NeurIPS was my second ML conference (after AISTATS). Attending with co-workers, having people reach out to set up meetings (and respond to my requests for meetings), and running into people from AISTATS really made me feel much more a part of the community even though the conference was much bigger.

See previous posts (1, 2, 3) for thoughts on the first three days.

Themes and observations

Unexpected companies venturing into biology

The Expo only had two biotech companies (BenevolentAI and Novartis), but there are some unexpected companies interested in machine learning on proteins. I talked to scientists or saw papers from Google, Salesforce, Amazon, and Facebook. It will be interesting to see whether this remains a fun side-project for scientists at big tech companies, or if they’ll be making bigger investments.

How people spend their time

In general, the talks are not as full as you’d expect given the scale of the conference. Relatedly, multiple people have told me that their strategy for NeurIPS is to mostly ignore the talks and meet with friends and colleagues new and old. With that said, the keynotes do tend to fill up, and the poster sessions were basically science mosh pits.

Machine learning beyond black-box predictive accuracy

I noticed a lot of momentum in expanding deep learning and machine learning beyong achieving high predictive accuracy. I have a particular soft spot for all the work on Bayesian deep learning and uncertainty quantification, and the first half of the BDL workshop was a definite highlight. Yoshua Bengio gave a keynote on how the field needs to move to models with stronger “consciousness” priors that generalize better to unseen situations. This would out of distribution generalization and transfer would be the first step towards higher-level cognition and agents with internal world models that can reason about causality and seek out knowledge.

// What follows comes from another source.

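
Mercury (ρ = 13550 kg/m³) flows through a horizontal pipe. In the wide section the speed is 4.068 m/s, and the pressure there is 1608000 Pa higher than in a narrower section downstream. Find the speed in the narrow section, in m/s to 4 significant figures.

Horizontal Bernoulli: P₁ + ½ρv₁² = P₂ + ½ρv₂², so v₂² = v₁² + 2(P₁ − P₂)/ρ.
v₂ = √(4.068² + 2·1608000/13550) = √(16.55 + 237.3) = 15.93 m/s.

v₂ = 15.93 m/s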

There’s also a lot more (and very necessary) interest in fairness, ethics, and safety. I missed the opening keynote, but moving from not wanting to change the conference name to having an opening keynote mention the #MeToo movement is encouraging. There were workshops on safety, climate change, and fairness in healthcare.

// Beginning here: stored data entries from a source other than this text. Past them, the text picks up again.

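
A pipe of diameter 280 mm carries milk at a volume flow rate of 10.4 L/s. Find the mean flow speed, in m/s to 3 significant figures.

0.169 m/s

Q = 10.4 L/s = 0.0104 m³/s.
v = Q/A = 0.0104 / 0.0616 = 0.169 m/s.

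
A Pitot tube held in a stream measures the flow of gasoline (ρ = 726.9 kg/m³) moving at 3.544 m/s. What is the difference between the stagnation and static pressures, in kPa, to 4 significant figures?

ΔP ≈ 4.565 kPa

The dynamic pressure equals the rise in static pressure at the stagnation point: ΔP = ½ρv².
ΔP = ½·726.9·3.544² = 4565 Pa.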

Interesting workshop papers and posters

Biological Sequence Design using Batched Bayesian Optimization
David Belanger, Suhani Vora, Zelda Mariet, Ramya Deshpande, David Dohan, Christof Angermueller, Kevin Murphy, Olivier Chapelle, Lucy Colwell.
You know your subfield is getting popular when Kevin Murphy shows up on the author list. Well-done overview of some of the difficulties of applying Bayesian optimization to biological sequences, with comparisons between some methods.

Wat heb je gezegd? Detecting Out-of-Distribution Translations with Variational Transformers
Tim Z. Xiao Aidan N. Gomez Yarin Gal.
Comes up with a way to estimate epistemic uncertainty on sequence predictions and some good ideas on how to measure the quality of an uncertainty measure.

Deep Mean Functions for Meta-Learning in Gaussian Processes
Vincent Fortuin, Gunnar Rätsch.
Using a NN for the mean function in a GP seems like it should lead to better performance, but maximizing the marginal likelihood leads to overfitting because the marginal likelihood does not regularize the hyperparameters of the mean function. We can get around that by using meta-learning to learn a prior mean parameterized by a NN. This seems related to neural processes.

Reconstructing continuous distributions of 3D protein structure from cryo-EM images
Ellen D. Zhong, Tristan Bepler, Joseph H. Davis, Bonnie Berger.
Recent advances in hardware have enabled much higher resolution cryo-EM structures. However, most protein structure work ignores the fact that proteins exist as dynamic ensembles of structures. This work uses a VAE to reconstruct the entire ensemble from cryo-EM images.

Personal lessons

  • Walking up to people I don’t know is very hard and stressful, but if I set up an appointment with somebody, then talking to them isn’t stressful at all.
  • However, having conversations in two emails, Twitter, Whova, FB messenger, SMS, and WeChat all going at once is a little stressful.
  • I wish I’d contacted more non-bio people doing work I’m interested in. All the ones I talked to were delightful!